Sightedness: What Can You See?

A friend invites you to a party on Saturday night. You get yourself ready and turn up at the appointed time, entering a brightly lit, resplendently decorated party hall filled with people chatting in small groups while an orchestra plays a selection of the best classical music.

As you enter the room, what do you observe? What do you see? I think that you see what you’ve been trained to see. For example:

– an optometrist notices the eyewear, who is wearing modern frames, the cheap and the exquisite.
– a doctor sees the health and wellbeing of those in attendance. Who is looking unwell? Who is walking with a limp, or nursing a broken arm?
– the musculoskeletal specialist takes in the various body shapes, and sees who is standing crooked or walking out of alignment.
– the clothing retailer notices the clothing, who has the latest fashions and who is still sporting last year’s (or last decade’s) clothing styles.
– the designer of watches notices what’s on people’s wrists, who is wearing his or her line, who has the most expensive watch in the room, which brands are currently in vogue, and who has the cheap versions.
– the dairy farmer sees who is pregnant, including those who are in the early stages and haven’t yet told others their news.
– the fitness enthusiast notices who is wearing a fitness tracker and which brands are in play. There’s the Fitbit group, the Apple Watch segment, and any of the others.
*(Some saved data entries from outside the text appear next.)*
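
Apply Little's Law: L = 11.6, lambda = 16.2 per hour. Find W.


W = L / lambda = 11.6 / 16.2 = 0.716 hours

0.716 hours


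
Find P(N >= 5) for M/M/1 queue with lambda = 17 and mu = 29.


P(N >= 5) = rho^5 = (17/29)^5 = 0.0692

0.0692


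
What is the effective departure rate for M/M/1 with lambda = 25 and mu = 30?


For a stable queue (lambda < mu), throughput = lambda = 25 per hour

25 per hour


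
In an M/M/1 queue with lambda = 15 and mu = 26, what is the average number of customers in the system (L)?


rho = 15/26; L = rho/(1-rho) = 1.36

1.36


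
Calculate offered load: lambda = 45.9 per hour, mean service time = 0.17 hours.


Offered load a = lambda * E[S] = 45.9 * 0.17 = 7.8 Erlangs

7.8 Erlangs


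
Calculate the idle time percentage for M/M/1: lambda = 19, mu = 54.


Idle fraction = (1 - rho) * 100 = (1 - 19/54) * 100 = 64.8%

64.8%


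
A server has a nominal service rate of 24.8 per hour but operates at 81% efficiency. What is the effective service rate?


Effective rate = mu * efficiency = 24.8 * 0.81 = 20.09 per hour

20.09 per hour


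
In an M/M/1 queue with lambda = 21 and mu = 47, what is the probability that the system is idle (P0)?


P0 = 1 - rho = 1 - 21/47 = 0.5532

0.5532


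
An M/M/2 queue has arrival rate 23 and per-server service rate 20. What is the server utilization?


rho = lambda/(c*mu) = 23/(2*20) = 0.575

0.575


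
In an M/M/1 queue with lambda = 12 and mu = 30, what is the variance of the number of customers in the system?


rho = 12/30; Var(N) = rho/(1-rho)^2 = 1.11

1.11


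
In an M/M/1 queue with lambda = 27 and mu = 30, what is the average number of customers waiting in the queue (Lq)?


rho = 27/30; Lq = rho^2/(1-rho) = 8.1

8.1


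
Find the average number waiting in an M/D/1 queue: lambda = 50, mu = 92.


M/D/1: Lq = rho^2 / (2*(1-rho)) where rho = 50/92; Lq = 0.32

0.32


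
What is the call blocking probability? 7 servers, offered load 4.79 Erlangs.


B(N,A) = (A^N/N!) / sum(A^k/k!, k=0..N) with N=7, A=4.79 = 0.1075

0.1075


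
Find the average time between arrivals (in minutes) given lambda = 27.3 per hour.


Mean interarrival time = 60/lambda = 60/27.3 = 2.2 minutes

2.2 minutes


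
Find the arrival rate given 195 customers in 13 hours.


lambda = total arrivals / time = 195 / 13 = 15.0 per hour

15.0 per hour


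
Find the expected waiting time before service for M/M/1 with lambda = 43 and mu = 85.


rho = 43/85; Wq = rho/(mu - lambda) = 0.012 hours

0.012 hours


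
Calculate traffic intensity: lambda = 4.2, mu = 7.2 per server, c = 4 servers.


rho = lambda / (c * mu) = 4.2 / (4 * 7.2) = 0.1458

0.1458


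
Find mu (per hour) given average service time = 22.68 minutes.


mu = 60 / avg_service_time = 60 / 22.68 = 2.65 per hour

2.65 per hour


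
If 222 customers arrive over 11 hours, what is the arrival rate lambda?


lambda = total arrivals / time = 222 / 11 = 20.18 per hour

20.18 per hour


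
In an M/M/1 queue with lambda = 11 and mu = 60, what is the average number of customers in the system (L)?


rho = 11/60; L = rho/(1-rho) = 0.22

0.22


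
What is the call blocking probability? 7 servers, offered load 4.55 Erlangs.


B(N,A) = (A^N/N!) / sum(A^k/k!, k=0..N) with N=7, A=4.55 = 0.0931

0.0931


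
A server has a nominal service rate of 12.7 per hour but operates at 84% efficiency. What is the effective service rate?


Effective rate = mu * efficiency = 12.7 * 0.84 = 10.67 per hour

10.67 per hour


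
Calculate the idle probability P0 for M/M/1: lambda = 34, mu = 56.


P0 = 1 - rho = 1 - 34/56 = 0.3929

0.3929


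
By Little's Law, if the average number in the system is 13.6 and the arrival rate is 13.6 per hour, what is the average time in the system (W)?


W = L / lambda = 13.6 / 13.6 = 1.0 hours

1.0 hours


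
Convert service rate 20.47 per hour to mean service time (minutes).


Mean service time = 60/mu = 60/20.47 = 2.93 minutes

2.93 minutes


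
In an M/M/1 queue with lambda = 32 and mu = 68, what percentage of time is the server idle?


Idle fraction = (1 - rho) * 100 = (1 - 32/68) * 100 = 52.9%

52.9%


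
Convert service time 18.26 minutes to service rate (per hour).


mu = 60 / avg_service_time = 60 / 18.26 = 3.29 per hour

3.29 per hour


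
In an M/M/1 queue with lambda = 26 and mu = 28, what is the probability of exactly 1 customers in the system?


rho = 26/28; P(n) = (1-rho)*rho^n = (1-26/28)*(26/28)^1 = 0.0663

0.0663


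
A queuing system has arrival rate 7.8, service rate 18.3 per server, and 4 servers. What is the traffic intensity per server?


rho = lambda / (c * mu) = 7.8 / (4 * 18.3) = 0.1066

0.1066


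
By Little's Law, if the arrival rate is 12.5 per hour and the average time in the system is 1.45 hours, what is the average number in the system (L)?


L = lambda * W = 12.5 * 1.45 = 18.13

18.13


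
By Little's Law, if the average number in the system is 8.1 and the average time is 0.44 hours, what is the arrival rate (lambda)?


lambda = L / W = 8.1 / 0.44 = 18.41 per hour

18.41 per hour


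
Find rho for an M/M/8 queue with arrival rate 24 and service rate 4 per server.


rho = lambda/(c*mu) = 24/(8*4) = 0.75

0.75


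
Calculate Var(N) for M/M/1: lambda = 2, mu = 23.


rho = 2/23; Var(N) = rho/(1-rho)^2 = 0.1

0.1


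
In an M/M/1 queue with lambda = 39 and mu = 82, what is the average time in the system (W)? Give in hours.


W = 1/(mu - lambda) = 1/(82 - 39) = 0.0233 hours

0.0233 hours


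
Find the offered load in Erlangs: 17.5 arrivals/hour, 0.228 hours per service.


Offered load a = lambda * E[S] = 17.5 * 0.228 = 3.99 Erlangs

3.99 Erlangs


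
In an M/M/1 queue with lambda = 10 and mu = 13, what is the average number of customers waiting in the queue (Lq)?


rho = 10/13; Lq = rho^2/(1-rho) = 2.56

2.56


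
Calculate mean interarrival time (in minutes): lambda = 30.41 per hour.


Mean interarrival time = 60/lambda = 60/30.41 = 1.97 minutes

1.97 minutes


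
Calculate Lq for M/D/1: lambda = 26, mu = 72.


M/D/1: Lq = rho^2 / (2*(1-rho)) where rho = 26/72; Lq = 0.1

0.1


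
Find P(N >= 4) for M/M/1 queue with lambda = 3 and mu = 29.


P(N >= 4) = rho^4 = (3/29)^4 = 0.0001

0.0001


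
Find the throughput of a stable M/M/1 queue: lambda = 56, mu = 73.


For a stable queue (lambda < mu), throughput = lambda = 56 per hour

56 per hour


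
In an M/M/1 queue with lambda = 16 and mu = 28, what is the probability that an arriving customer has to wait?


P(wait) = rho = lambda/mu = 16/28 = 0.5714

0.5714


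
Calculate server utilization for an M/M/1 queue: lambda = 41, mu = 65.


rho = lambda/mu = 41/65 = 0.6308

0.6308


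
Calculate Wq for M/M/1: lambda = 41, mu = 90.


rho = 41/90; Wq = rho/(mu - lambda) = 0.0093 hours

0.0093 hours


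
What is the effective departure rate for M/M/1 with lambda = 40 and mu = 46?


For a stable queue (lambda < mu), throughput = lambda = 40 per hour

40 per hour


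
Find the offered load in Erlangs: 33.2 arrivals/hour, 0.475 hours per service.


Offered load a = lambda * E[S] = 33.2 * 0.475 = 15.77 Erlangs

15.77 Erlangs


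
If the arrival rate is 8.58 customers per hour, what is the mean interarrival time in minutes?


Mean interarrival time = 60/lambda = 60/8.58 = 6.99 minutes

6.99 minutes


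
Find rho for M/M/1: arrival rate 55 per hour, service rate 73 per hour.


rho = lambda/mu = 55/73 = 0.7534

0.7534


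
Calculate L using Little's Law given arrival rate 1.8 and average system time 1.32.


L = lambda * W = 1.8 * 1.32 = 2.38

2.38


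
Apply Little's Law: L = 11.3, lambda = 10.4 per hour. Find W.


W = L / lambda = 11.3 / 10.4 = 1.0865 hours

1.0865 hours


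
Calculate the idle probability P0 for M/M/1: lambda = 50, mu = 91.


P0 = 1 - rho = 1 - 50/91 = 0.4505

0.4505


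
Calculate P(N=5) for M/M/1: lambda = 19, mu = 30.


rho = 19/30; P(n) = (1-rho)*rho^n = (1-19/30)*(19/30)^5 = 0.0374

0.0374


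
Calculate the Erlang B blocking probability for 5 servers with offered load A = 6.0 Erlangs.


B(N,A) = (A^N/N!) / sum(A^k/k!, k=0..N) with N=5, A=6.0 = 0.3604

0.3604


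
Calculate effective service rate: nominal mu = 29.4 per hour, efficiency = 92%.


Effective rate = mu * efficiency = 29.4 * 0.92 = 27.05 per hour

27.05 per hour


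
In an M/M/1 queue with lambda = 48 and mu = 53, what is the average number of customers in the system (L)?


rho = 48/53; L = rho/(1-rho) = 9.6

9.6


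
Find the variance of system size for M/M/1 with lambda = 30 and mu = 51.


rho = 30/51; Var(N) = rho/(1-rho)^2 = 3.47

3.47


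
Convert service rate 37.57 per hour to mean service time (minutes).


Mean service time = 60/mu = 60/37.57 = 1.6 minutes

1.6 minutes


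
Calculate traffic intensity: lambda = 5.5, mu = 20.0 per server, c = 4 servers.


rho = lambda / (c * mu) = 5.5 / (4 * 20.0) = 0.0688

0.0688


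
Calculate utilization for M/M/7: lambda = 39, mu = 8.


rho = lambda/(c*mu) = 39/(7*8) = 0.6964

0.6964


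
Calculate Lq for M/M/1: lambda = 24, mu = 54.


rho = 24/54; Lq = rho^2/(1-rho) = 0.36

0.36


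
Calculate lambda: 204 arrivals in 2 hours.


lambda = total arrivals / time = 204 / 2 = 102.0 per hour

102.0 per hour


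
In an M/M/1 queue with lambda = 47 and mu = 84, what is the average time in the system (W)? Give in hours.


W = 1/(mu - lambda) = 1/(84 - 47) = 0.027 hours

0.027 hours


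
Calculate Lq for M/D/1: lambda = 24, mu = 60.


M/D/1: Lq = rho^2 / (2*(1-rho)) where rho = 24/60; Lq = 0.13

0.13


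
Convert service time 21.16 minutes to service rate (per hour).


mu = 60 / avg_service_time = 60 / 21.16 = 2.84 per hour

2.84 per hour


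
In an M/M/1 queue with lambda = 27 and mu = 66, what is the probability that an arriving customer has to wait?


P(wait) = rho = lambda/mu = 27/66 = 0.4091

0.4091


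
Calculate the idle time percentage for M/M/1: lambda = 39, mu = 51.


Idle fraction = (1 - rho) * 100 = (1 - 39/51) * 100 = 23.5%

23.5%


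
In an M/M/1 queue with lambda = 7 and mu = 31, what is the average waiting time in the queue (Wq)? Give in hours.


rho = 7/31; Wq = rho/(mu - lambda) = 0.0094 hours

0.0094 hours


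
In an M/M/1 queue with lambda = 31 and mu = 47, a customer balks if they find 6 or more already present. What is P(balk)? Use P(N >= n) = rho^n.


P(N >= 6) = rho^6 = (31/47)^6 = 0.0823

0.0823


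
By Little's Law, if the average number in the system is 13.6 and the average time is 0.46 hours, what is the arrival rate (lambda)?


lambda = L / W = 13.6 / 0.46 = 29.57 per hour

29.57 per hour


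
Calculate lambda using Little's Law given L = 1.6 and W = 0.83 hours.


lambda = L / W = 1.6 / 0.83 = 1.93 per hour

1.93 per hour


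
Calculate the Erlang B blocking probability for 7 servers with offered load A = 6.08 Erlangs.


B(N,A) = (A^N/N!) / sum(A^k/k!, k=0..N) with N=7, A=6.08 = 0.1903

0.1903


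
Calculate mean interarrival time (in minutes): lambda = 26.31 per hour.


Mean interarrival time = 60/lambda = 60/26.31 = 2.28 minutes

2.28 minutes


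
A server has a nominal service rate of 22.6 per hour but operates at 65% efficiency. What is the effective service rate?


Effective rate = mu * efficiency = 22.6 * 0.65 = 14.69 per hour

14.69 per hour


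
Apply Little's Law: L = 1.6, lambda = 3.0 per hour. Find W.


W = L / lambda = 1.6 / 3.0 = 0.5333 hours

0.5333 hours


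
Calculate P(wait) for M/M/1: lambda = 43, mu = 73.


P(wait) = rho = lambda/mu = 43/73 = 0.589

0.589


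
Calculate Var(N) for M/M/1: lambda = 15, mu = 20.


rho = 15/20; Var(N) = rho/(1-rho)^2 = 12.0

12.0


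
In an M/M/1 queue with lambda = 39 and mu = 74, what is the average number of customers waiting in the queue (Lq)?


rho = 39/74; Lq = rho^2/(1-rho) = 0.59

0.59


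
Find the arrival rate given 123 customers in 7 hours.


lambda = total arrivals / time = 123 / 7 = 17.57 per hour

17.57 per hour


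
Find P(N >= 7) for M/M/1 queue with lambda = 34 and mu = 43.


P(N >= 7) = rho^7 = (34/43)^7 = 0.1932

0.1932


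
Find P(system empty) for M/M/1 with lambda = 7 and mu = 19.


P0 = 1 - rho = 1 - 7/19 = 0.6316

0.6316


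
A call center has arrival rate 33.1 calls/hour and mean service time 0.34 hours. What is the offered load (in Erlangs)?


Offered load a = lambda * E[S] = 33.1 * 0.34 = 11.25 Erlangs

11.25 Erlangs


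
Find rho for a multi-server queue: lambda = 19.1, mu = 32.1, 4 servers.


rho = lambda / (c * mu) = 19.1 / (4 * 32.1) = 0.1488

0.1488


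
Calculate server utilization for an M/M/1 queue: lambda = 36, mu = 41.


rho = lambda/mu = 36/41 = 0.878

0.878


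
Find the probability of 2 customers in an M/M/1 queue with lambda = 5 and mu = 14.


rho = 5/14; P(n) = (1-rho)*rho^n = (1-5/14)*(5/14)^2 = 0.082

0.082


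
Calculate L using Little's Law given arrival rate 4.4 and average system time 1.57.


L = lambda * W = 4.4 * 1.57 = 6.91

6.91


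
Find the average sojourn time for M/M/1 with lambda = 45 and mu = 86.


W = 1/(mu - lambda) = 1/(86 - 45) = 0.0244 hours

0.0244 hours


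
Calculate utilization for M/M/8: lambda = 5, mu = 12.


rho = lambda/(c*mu) = 5/(8*12) = 0.0521

0.0521


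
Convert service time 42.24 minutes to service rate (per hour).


mu = 60 / avg_service_time = 60 / 42.24 = 1.42 per hour

1.42 per hour


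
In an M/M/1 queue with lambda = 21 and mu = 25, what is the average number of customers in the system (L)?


rho = 21/25; L = rho/(1-rho) = 5.25

5.25


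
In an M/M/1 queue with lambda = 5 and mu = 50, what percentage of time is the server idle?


Idle fraction = (1 - rho) * 100 = (1 - 5/50) * 100 = 90.0%

90.0%


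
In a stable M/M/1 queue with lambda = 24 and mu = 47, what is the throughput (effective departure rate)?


For a stable queue (lambda < mu), throughput = lambda = 24 per hour

24 per hour


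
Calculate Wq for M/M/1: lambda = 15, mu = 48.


rho = 15/48; Wq = rho/(mu - lambda) = 0.0095 hours

0.0095 hours


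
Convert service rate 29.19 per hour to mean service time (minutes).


Mean service time = 60/mu = 60/29.19 = 2.06 minutes

2.06 minutes


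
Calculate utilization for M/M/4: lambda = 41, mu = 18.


rho = lambda/(c*mu) = 41/(4*18) = 0.5694

0.5694


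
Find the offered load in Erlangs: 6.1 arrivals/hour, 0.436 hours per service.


Offered load a = lambda * E[S] = 6.1 * 0.436 = 2.66 Erlangs

2.66 Erlangs


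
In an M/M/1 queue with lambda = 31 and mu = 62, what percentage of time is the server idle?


Idle fraction = (1 - rho) * 100 = (1 - 31/62) * 100 = 50.0%

50.0%


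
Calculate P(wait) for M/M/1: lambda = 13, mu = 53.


P(wait) = rho = lambda/mu = 13/53 = 0.2453

0.2453


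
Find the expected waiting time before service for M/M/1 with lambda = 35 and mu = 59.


rho = 35/59; Wq = rho/(mu - lambda) = 0.0247 hours

0.0247 hours


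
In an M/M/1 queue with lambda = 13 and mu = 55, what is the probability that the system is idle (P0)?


P0 = 1 - rho = 1 - 13/55 = 0.7636

0.7636


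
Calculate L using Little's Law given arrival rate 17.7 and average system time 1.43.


L = lambda * W = 17.7 * 1.43 = 25.31

25.31


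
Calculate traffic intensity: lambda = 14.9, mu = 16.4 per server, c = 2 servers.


rho = lambda / (c * mu) = 14.9 / (2 * 16.4) = 0.4543

0.4543


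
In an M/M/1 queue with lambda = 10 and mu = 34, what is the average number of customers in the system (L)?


rho = 10/34; L = rho/(1-rho) = 0.42

0.42


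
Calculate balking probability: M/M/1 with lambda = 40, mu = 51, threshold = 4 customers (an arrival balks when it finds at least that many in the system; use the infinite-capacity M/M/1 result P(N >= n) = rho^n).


P(N >= 4) = rho^4 = (40/51)^4 = 0.3784

0.3784


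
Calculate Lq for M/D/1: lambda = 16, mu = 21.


M/D/1: Lq = rho^2 / (2*(1-rho)) where rho = 16/21; Lq = 1.22

1.22


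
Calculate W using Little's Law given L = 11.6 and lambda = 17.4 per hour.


W = L / lambda = 11.6 / 17.4 = 0.6667 hours

0.6667 hours


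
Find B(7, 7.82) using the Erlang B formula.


B(N,A) = (A^N/N!) / sum(A^k/k!, k=0..N) with N=7, A=7.82 = 0.2979

0.2979


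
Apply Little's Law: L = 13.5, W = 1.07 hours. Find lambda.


lambda = L / W = 13.5 / 1.07 = 12.62 per hour

12.62 per hour


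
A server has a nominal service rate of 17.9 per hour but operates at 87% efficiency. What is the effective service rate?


Effective rate = mu * efficiency = 17.9 * 0.87 = 15.57 per hour

15.57 per hour


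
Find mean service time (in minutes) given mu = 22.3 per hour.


Mean service time = 60/mu = 60/22.3 = 2.69 minutes

2.69 minutes


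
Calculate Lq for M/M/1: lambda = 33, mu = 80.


rho = 33/80; Lq = rho^2/(1-rho) = 0.29

0.29


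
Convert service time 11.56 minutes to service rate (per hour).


mu = 60 / avg_service_time = 60 / 11.56 = 5.19 per hour

5.19 per hour


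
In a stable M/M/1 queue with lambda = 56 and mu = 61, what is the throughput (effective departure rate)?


For a stable queue (lambda < mu), throughput = lambda = 56 per hour

56 per hour


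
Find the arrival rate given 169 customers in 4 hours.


lambda = total arrivals / time = 169 / 4 = 42.25 per hour

42.25 per hour


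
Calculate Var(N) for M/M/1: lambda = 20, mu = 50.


rho = 20/50; Var(N) = rho/(1-rho)^2 = 1.11

1.11


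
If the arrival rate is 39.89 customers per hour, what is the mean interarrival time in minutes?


Mean interarrival time = 60/lambda = 60/39.89 = 1.5 minutes

1.5 minutes


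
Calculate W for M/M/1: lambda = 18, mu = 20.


W = 1/(mu - lambda) = 1/(20 - 18) = 0.5 hours

0.5 hours


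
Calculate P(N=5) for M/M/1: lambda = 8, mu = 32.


rho = 8/32; P(n) = (1-rho)*rho^n = (1-8/32)*(8/32)^5 = 0.0007

0.0007


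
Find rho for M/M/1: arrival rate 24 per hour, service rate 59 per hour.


rho = lambda/mu = 24/59 = 0.4068

0.4068


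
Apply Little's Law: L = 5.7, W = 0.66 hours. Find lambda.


lambda = L / W = 5.7 / 0.66 = 8.64 per hour

8.64 per hour


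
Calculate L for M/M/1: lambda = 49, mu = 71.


rho = 49/71; L = rho/(1-rho) = 2.23

2.23


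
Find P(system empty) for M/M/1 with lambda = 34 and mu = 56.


P0 = 1 - rho = 1 - 34/56 = 0.3929

0.3929


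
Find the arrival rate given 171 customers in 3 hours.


lambda = total arrivals / time = 171 / 3 = 57.0 per hour

57.0 per hour


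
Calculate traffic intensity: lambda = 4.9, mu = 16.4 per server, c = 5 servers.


rho = lambda / (c * mu) = 4.9 / (5 * 16.4) = 0.0598

0.0598


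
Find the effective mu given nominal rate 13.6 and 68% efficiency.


Effective rate = mu * efficiency = 13.6 * 0.68 = 9.25 per hour

9.25 per hour


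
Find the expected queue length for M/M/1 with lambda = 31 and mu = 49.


rho = 31/49; Lq = rho^2/(1-rho) = 1.09

1.09


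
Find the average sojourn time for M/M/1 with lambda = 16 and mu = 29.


W = 1/(mu - lambda) = 1/(29 - 16) = 0.0769 hours

0.0769 hours


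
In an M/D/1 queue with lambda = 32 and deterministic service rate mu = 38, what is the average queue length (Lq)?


M/D/1: Lq = rho^2 / (2*(1-rho)) where rho = 32/38; Lq = 2.25

2.25


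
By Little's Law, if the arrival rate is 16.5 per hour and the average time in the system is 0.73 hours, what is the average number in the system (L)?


L = lambda * W = 16.5 * 0.73 = 12.05

12.05


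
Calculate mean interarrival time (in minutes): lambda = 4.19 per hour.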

Selective perception. The reticular activating system. Learned behaviours. All these come together to guide what is seen by one and invisible to another.

What do you see? What have you been trained to see? What are you blind to?

– see Sightedness: The Lesson

4 replies »

  1. Interesting … I’m a lawyer … but I’m also completely blind. So sightedness is a non-issue for me. What I hear and feel is more important I suppose.

  2. Yes, that’s a different way of thinking about it – thanks Jake. You “see” with your ears and feelings. I have heard it said that many people who are blind develop incredible abilities to pick up cues from the environment that people with sight miss.